FCC sets date for wireless auction, proposes rule change
Commercial wireless operators will have an opportunity in June to bid on 90 MHz of spectrum that is targeted for 3G services, but many large carriers likely will have to pay more than they did in previous auctions because of a rule change.
Bidding on frequencies in the 1710 MHz to 1755 MHz band — airwaves vacated by government agencies, including the military — and the 2110 MHz to 2155 MHz band is scheduled begin on June 29, according to the FCC’s wireless bureau. The auction will feature new rules regarding so-called “designated entities” — smaller wireless operators — that would alter bidding by large carriers.

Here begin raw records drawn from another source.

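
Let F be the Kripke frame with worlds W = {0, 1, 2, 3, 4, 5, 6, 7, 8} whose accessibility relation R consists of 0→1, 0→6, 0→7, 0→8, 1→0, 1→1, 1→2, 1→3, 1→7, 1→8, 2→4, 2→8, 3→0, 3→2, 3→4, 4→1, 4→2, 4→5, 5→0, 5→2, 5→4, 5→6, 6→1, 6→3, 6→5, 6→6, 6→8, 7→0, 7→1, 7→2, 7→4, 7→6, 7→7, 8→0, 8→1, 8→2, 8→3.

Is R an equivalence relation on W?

Reflexive: no — 0 is not related to itself.
Symmetric: no — 0 R 6 but not 6 R 0.
Transitive: no — 0 R 1 and 1 R 2, but not 0 R 2.
So R is not an equivalence relation.

No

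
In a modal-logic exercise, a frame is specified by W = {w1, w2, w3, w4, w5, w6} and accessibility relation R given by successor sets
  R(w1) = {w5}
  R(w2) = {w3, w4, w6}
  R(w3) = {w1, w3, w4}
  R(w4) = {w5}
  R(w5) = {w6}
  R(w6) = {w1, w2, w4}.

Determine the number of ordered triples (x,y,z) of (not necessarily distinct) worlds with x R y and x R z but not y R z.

23

Enumerating: (w1,w5,w5), (w2,w3,w6), (w2,w4,w3), (w2,w4,w4), (w2,w4,w6), (w2,w6,w3), (w2,w6,w6), (w3,w1,w1), (w3,w1,w3), (w3,w1,w4), (w3,w4,w1), (w3,w4,w3), … and 11 more.
Total: 23.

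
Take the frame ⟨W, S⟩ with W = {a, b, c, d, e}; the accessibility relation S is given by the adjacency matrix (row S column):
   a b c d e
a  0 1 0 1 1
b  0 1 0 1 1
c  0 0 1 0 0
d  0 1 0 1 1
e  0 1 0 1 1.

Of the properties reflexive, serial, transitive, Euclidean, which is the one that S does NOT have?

Reflexive: no — a is not related to itself.
Serial: yes — every world has a successor (e.g. a S b).
Transitive: yes — every two-step S-path is closed by a direct edge.
Euclidean: yes — any two successors of a common world are S-related.
Only reflexive fails.

reflexive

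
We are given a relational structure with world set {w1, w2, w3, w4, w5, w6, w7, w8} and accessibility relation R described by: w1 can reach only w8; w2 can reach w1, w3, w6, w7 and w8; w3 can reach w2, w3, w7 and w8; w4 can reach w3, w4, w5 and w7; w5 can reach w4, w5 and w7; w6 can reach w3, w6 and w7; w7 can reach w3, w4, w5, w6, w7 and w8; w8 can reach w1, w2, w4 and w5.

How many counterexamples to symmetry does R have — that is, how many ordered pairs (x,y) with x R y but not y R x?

Enumerating: (w2,w1), (w2,w6), (w2,w7), (w3,w8), (w4,w3), (w6,w3), (w7,w8), (w8,w4), (w8,w5).

9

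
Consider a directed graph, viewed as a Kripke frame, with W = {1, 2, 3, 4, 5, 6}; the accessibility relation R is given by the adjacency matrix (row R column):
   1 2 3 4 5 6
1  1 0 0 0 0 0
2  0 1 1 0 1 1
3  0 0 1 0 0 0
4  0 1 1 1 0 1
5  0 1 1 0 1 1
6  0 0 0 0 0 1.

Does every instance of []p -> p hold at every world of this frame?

Yes

The schema T characterises exactly the reflexive frames.
Reflexive: yes — every world is R-related to itself.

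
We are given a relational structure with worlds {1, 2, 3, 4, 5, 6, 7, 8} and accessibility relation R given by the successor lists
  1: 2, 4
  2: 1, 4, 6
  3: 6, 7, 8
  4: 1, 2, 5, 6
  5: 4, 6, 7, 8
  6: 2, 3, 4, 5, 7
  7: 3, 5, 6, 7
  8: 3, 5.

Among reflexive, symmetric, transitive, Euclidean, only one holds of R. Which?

symmetric

Reflexive: no — 1 is not related to itself.
Symmetric: yes — every pair in R has its reverse in R.
Transitive: no — 1 R 2 and 2 R 6, but not 1 R 6.
Euclidean: no — 2 R 1 and 2 R 6, but not 1 R 6.
Only symmetric holds.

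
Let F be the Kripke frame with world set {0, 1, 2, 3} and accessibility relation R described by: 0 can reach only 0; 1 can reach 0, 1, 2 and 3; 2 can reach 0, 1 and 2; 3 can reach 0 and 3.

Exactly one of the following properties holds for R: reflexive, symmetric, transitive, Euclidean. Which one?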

Designated-entity rules were established to let small wireless providers bid for spectrum against deep-pocketed incumbents by granting bidding credits to the small operators. But a more common practice was for large carriers to contract with a designated entity to acquire the spectrum via auction with its bidding credit, then sell the spectrum license to the large carrier after network-buildout milestones were met five years later, according to an FCC source. The maneuver effectively let the large carrier obtain spectrum for less than it would have paid had it bid on the airwaves itself.
In a notice of proposed rulemaking released last month, the FCC tentatively concluded that a designated entity should not receive bidding credits during the auction if it has a “material relationship” with a “large, in-region incumbent carrier.”